Using overloaded operators has a subtle cost in long term
maintenance: you can't easily find all uses of a particular
method. For example, py.path uses / to mean concatenation,
but within a string, a / means something different (a literal).
This is significant, because:
>>> os.chdir('/tmp')
>>> py.path.local('a/b')
local('/tmp/a/b')
>>> py.path.local('a')/py.path.local('b')
local('/tmp/a/tmp/b')That's a problem. Is it a bug? If it is a bug and the semantics
of py.path changes such that it produces the same result,
all the existing uses of the / operator may need to be fixed.
(This is identical to the Python 3 change to /, btw.) How do you
find all uses of /? If the name of the method was join_paths,
it would be a lot easier to find all uses.
pkunit.work_dir creates a directory relative to the test that executes the function. The directory stays around after the test finishes. The name is constant. This means you can always find the "work" done during the test after the test runs either successfully or not. This facilitates debugging.
If you must have a temporary file or directory that disappears after a program runs, make sure you can override the removal in an obvious way. That's not how tempfile.TemporaryFile works. This tool makes it hard to debug code which generates other code, which is already hard enough to debug.
The purpose of from is bring names into another module without
further qualification. Any serious Python programmer never
imports with *, but even important module attributes
explicitly is often unnecessary or confusing. If you end up
using a reference from another module multiple times, the
Rule of Three would say to encapsulate that use to avoid
repeating yourself. If you don't, then the further qualification
necessary to use a module's attribute is not only
clearer, but also not much extra typing.
When maintaining lots of code, you are unlikely to know all the modules involved. You need an easy path to finding the code and/or documentation. Unqualified imports require an extra step for the reader to chase down the reference. The writer is increasing readability at the moment of writing, not for the reader who shows up two years later to figure out a bug.
When you specify a package, avoid specifying a version. With Docker, we will get the latest version of the package unless otherwise specified.
The problem with specifying a version is that you get version conflict very easily with other packages that require newer version of the package.
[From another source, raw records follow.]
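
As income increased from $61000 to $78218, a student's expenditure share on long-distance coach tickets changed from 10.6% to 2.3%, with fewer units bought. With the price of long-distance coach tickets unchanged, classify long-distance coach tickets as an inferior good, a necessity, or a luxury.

inferior good

Quantity demanded falls as income rises, so η < 0.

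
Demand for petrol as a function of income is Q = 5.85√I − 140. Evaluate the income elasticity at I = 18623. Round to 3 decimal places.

0.606

At I = 18623: Q = 658.327.
dQ/dI = 5.85/(2√I) = 0.0214339 at this income.
η = (dQ/dI)·(I/Q) = 0.0214339 × (18623/658.327) = 0.606.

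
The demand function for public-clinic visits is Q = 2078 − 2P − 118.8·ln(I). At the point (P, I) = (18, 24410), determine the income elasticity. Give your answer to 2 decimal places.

At P = 18, I = 24410: Q = 841.794.
Holding P constant, ∂Q/∂I = -118.8/I = -0.00486686.
η_I = (∂Q/∂I)·(I/Q) = -0.00486686 × (24410/841.794) = -0.14.

-0.14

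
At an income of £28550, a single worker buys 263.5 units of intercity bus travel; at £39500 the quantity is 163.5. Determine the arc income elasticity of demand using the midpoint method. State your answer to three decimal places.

ΔQ = 163.5 − 263.5 = -100; midpoint Q̄ = (263.5 + 163.5)/2 = 213.5.
ΔI = 39500 − 28550 = 10950; midpoint Ī = (28550 + 39500)/2 = 34025.
η = (ΔQ/Q̄) ÷ (ΔI/Ī) = (-100/213.5) ÷ (10950/34025) = -1.455.

-1.455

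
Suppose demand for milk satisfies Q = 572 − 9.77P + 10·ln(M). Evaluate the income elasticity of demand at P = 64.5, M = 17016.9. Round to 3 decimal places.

At P = 64.5, M = 17016.9: Q = 39.255.
Holding P constant, ∂Q/∂M = 10/M = 0.000587651.
η_M = (∂Q/∂M)·(M/Q) = 0.000587651 × (17016.9/39.255) = 0.255.

0.255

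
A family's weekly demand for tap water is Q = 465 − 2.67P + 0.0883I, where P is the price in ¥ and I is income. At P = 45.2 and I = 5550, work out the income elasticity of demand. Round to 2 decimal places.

At P = 45.2, I = 5550: Q = 834.381.
Holding P constant, ∂Q/∂I = 0.0883.
η_I = (∂Q/∂I)·(I/Q) = 0.0883 × (5550/834.381) = 0.59.

0.59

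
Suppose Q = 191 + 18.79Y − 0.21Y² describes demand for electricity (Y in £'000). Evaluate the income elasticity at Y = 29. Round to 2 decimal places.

0.34

At Y = 29: Q = 559.3000.
dQ/dY = 18.79 − 0.42Y = 6.61000.
η = (dQ/dY)·(Y/Q) = 6.61000 × (29/559.3000) = 0.34.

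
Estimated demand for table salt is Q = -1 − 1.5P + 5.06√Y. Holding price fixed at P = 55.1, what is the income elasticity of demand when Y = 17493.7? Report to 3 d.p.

0.571

At P = 55.1, Y = 17493.7: Q = 585.605.
Holding P constant, ∂Q/∂Y = 5.06/(2√Y) = 0.0191284.
η_Y = (∂Q/∂Y)·(Y/Q) = 0.0191284 × (17493.7/585.605) = 0.571.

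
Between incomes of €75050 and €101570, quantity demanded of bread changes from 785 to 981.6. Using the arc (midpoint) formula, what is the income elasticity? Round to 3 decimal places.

ΔQ = 981.6 − 785 = 196.6; midpoint Q̄ = (785 + 981.6)/2 = 883.3.
ΔI = 101570 − 75050 = 26520; midpoint Ī = (75050 + 101570)/2 = 88310.
η = (ΔQ/Q̄) ÷ (ΔI/Ī) = (196.6/883.3) ÷ (26520/88310) = 0.741.

0.741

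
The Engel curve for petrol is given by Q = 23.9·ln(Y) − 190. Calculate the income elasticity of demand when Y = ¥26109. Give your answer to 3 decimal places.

At Y = 26109: Q = 53.064.
dQ/dY = 23.9/Y = 0.000915393 at this income.
η = (dQ/dY)·(Y/Q) = 0.000915393 × (26109/53.064) = 0.450.

0.450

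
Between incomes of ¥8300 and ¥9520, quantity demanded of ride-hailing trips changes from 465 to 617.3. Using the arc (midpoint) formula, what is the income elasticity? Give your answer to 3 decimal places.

ΔQ = 617.3 − 465 = 152.3; midpoint Q̄ = (465 + 617.3)/2 = 541.15.
ΔI = 9520 − 8300 = 1220; midpoint Ī = (8300 + 9520)/2 = 8910.
η = (ΔQ/Q̄) ÷ (ΔI/Ī) = (152.3/541.15) ÷ (1220/8910) = 2.055.

2.055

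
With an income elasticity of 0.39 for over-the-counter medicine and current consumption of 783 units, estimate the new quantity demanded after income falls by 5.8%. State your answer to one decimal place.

%ΔQ ≈ η × %ΔI = 0.39 × (-5.8%) = -2.262%.
New Q ≈ 783 × (1 − 0.02262) = 765.3.

765.3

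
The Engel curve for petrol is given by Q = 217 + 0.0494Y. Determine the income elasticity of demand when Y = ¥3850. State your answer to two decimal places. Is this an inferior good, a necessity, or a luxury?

At Y = 3850: Q = 407.190.
dQ/dY = 0.0494.
η = (dQ/dY)·(Y/Q) = 0.0494 × (3850/407.190) = 0.47.
Since 0 < η < 1, the good is a necessity.

0.47 (necessity)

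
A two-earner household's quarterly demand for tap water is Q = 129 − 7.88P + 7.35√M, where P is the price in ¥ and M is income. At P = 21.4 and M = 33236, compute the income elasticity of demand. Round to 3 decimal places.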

With local libraries, you can accidentally get your "editable versions" uninstalled. Unfortunately, an "editable version" has a version number specified, and that version doesn't increase as you edit the code. It stays the same. If a newer version of the library gets installed in pip, a pip install might install the library twice.
More info about setup.py:
- https://www.b-list.org/weblog/2018/apr/25/lets-talk-about-packages
- https://packaging.python.org/discussions/install-requires-vs-requirements/
- https://caremad.io/posts/2013/07/setup-vs-requirement/
Backpatching can sneak into a design pretty easily, especially emergent designs. It starts out small, which is fine, but sometimes it gets big, and turns into convoluted control flow. At this point, you want to swtich to multipass programming. Fundamentally, backpatching was an optimization technique. In emergent design, it is cause by deferred refactoring.
Example: RSConf was generating a file called /etc/postfix/local-host-names by having modules backpatch the file. It also was backpatching /etc/postfix/main.cf using postconf. The refactoring to multipass greatly simplified the code and explicitly coupled at build time instead of at run-time. This not only simplified the code it made it more robust.